I absolutely love Harry Connolly's Twenty Palaces series (Child of Fire, Game of Cages, Circle of Enemies). I really like the guy telling the story, a chap called Ray Lilly. [Astoundingly mild spoiler] He got involved in some nasty magical events and was recruited by the Twenty Palace Society, a group of sorcerers dedicated to killing all the other sorcerers who endanger the world. It's a pretty grim series, as Ray was a semi-professional criminal before all the magic and stuff. That and the fact that magic can be used for some very scary purposes. The action and mystery side reads a bit like Raymond Chandler or James Ellroy, and the spells and magical creatures are terrible and awesome. Recommended if you like the sound of the Dresden Files, but with all the cute stuff removed.

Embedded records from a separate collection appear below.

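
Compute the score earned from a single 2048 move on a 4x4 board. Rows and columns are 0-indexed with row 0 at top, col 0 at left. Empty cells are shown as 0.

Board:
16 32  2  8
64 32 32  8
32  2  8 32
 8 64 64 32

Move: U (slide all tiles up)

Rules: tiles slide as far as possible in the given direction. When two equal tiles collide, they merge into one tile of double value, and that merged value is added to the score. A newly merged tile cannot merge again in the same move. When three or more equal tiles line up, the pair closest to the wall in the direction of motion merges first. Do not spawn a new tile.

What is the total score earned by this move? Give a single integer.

Answer: 144

Derivation:
Slide up:
col 0: [16, 64, 32, 8] -> [16, 64, 32, 8]  score +0 (running 0)
col 1: [32, 32, 2, 64] -> [64, 2, 64, 0]  score +64 (running 64)
col 2: [2, 32, 8, 64] -> [2, 32, 8, 64]  score +0 (running 64)
col 3: [8, 8, 32, 32] -> [16, 64, 0, 0]  score +80 (running 144)
Board after move:
16 64  2 16
64  2 32 64
32 64  8  0
 8  0 64  0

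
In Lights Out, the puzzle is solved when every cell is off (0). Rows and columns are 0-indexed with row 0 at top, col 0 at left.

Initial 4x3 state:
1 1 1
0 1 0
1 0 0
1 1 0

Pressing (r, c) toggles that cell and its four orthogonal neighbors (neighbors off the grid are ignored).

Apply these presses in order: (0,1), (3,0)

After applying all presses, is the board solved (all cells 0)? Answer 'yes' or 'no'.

Answer: yes

Derivation:
After press 1 at (0,1):
0 0 0
0 0 0
1 0 0
1 1 0

After press 2 at (3,0):
0 0 0
0 0 0
0 0 0
0 0 0

Lights still on: 0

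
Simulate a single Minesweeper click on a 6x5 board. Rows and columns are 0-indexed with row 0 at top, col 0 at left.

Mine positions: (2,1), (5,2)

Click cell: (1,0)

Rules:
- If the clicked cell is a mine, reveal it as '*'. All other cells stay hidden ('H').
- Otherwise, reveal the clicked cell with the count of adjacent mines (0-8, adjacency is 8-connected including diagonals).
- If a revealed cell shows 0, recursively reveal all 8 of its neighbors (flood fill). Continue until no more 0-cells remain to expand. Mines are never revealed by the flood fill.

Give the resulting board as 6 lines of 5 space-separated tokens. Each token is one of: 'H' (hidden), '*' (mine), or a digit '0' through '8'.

H H H H H
1 H H H H
H H H H H
H H H H H
H H H H H
H H H H H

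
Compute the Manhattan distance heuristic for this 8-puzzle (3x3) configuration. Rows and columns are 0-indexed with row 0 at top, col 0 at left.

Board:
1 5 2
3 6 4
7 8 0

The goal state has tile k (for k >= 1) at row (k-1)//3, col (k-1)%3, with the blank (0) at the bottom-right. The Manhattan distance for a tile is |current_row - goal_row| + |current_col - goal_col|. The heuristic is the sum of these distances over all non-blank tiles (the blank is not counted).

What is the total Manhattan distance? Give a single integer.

Tile 1: (0,0)->(0,0) = 0
Tile 5: (0,1)->(1,1) = 1
Tile 2: (0,2)->(0,1) = 1
Tile 3: (1,0)->(0,2) = 3
Tile 6: (1,1)->(1,2) = 1
Tile 4: (1,2)->(1,0) = 2
Tile 7: (2,0)->(2,0) = 0
Tile 8: (2,1)->(2,1) = 0
Sum: 0 + 1 + 1 + 3 + 1 + 2 + 0 + 0 = 8

Answer: 8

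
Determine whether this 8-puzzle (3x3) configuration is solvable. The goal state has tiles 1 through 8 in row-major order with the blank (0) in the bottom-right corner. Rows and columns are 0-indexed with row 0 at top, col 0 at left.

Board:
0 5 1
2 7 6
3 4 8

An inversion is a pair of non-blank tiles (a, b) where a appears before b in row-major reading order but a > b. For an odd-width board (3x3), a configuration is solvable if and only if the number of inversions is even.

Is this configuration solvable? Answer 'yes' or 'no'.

Answer: no

Derivation:
Inversions (pairs i<j in row-major order where tile[i] > tile[j] > 0): 9
9 is odd, so the puzzle is not solvable.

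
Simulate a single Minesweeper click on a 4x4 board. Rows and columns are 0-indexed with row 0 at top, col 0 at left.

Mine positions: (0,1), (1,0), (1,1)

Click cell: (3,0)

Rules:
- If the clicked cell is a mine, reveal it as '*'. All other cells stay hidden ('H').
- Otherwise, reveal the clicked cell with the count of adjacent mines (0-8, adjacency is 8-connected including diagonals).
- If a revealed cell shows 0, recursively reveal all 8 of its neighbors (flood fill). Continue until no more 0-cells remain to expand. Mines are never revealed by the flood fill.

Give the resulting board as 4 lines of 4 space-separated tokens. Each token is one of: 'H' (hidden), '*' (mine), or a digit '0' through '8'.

H H 2 0
H H 2 0
2 2 1 0
0 0 0 0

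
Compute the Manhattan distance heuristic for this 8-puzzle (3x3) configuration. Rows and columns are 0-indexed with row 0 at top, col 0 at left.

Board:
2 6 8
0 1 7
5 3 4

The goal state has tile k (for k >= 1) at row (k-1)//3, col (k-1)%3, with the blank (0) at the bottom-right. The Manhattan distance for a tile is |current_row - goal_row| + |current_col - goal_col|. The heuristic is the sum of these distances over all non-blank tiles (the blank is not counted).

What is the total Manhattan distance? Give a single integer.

Answer: 19

Derivation:
Tile 2: at (0,0), goal (0,1), distance |0-0|+|0-1| = 1
Tile 6: at (0,1), goal (1,2), distance |0-1|+|1-2| = 2
Tile 8: at (0,2), goal (2,1), distance |0-2|+|2-1| = 3
Tile 1: at (1,1), goal (0,0), distance |1-0|+|1-0| = 2
Tile 7: at (1,2), goal (2,0), distance |1-2|+|2-0| = 3
Tile 5: at (2,0), goal (1,1), distance |2-1|+|0-1| = 2
Tile 3: at (2,1), goal (0,2), distance |2-0|+|1-2| = 3
Tile 4: at (2,2), goal (1,0), distance |2-1|+|2-0| = 3
Sum: 1 + 2 + 3 + 2 + 3 + 2 + 3 + 3 = 19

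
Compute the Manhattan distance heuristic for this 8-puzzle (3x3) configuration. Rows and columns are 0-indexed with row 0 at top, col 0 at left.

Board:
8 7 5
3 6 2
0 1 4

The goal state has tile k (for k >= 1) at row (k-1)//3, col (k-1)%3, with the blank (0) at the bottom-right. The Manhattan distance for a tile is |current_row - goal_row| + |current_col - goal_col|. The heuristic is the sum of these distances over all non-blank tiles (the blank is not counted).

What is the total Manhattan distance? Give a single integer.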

Also good are Mike Carey's Felix Castor books. These follow a London exorcist in a world where the dead have come back - ghosts, zombies and werewolves are all becoming more common. As a detective, he's as hard-boiled as Ray Lilly. The stories are generally a mystery centered around a ghost problem, although usually not in a straightforward way. As the series has gone on, it has also built on what's gone before (both in the novels and in Castor's backstory) to add more depth to the world. There's a very detailed sense of Castor's London as well - it feels like Carey might have paced out the places that chases happen, that sort of thing. The mysteries are pretty grim here too. Recommended for the same reason as Connolly's books, above.
Larry Correia's Monster Hunter International is another good one. Not as good as the other two, but good. It's in much more standard techno-thriller mode, with lots of guns and violence and a thread of libertarian "anything to do with government is bad, anything to do with private enterprise is good" in there. But the basic monster hunting ass-kicking action is great. I haven't read the other two books in the series yet, but plan to get to them soon.
In another direction completely, Harry Sidebottom has a good historical adventure series set in Roman times. They follow what the afterwords explain is a historical character - a Roman general originally an Angles from past the German frontier. It seems like the historical record is just a few mentions for the guy so there's plenty of room to add adventures, and Sidebottom has done a great job doing so. He also manages to fit in a lot of historical details as the story goes on. Recommended for anyone who likes reading Roman historical adventures.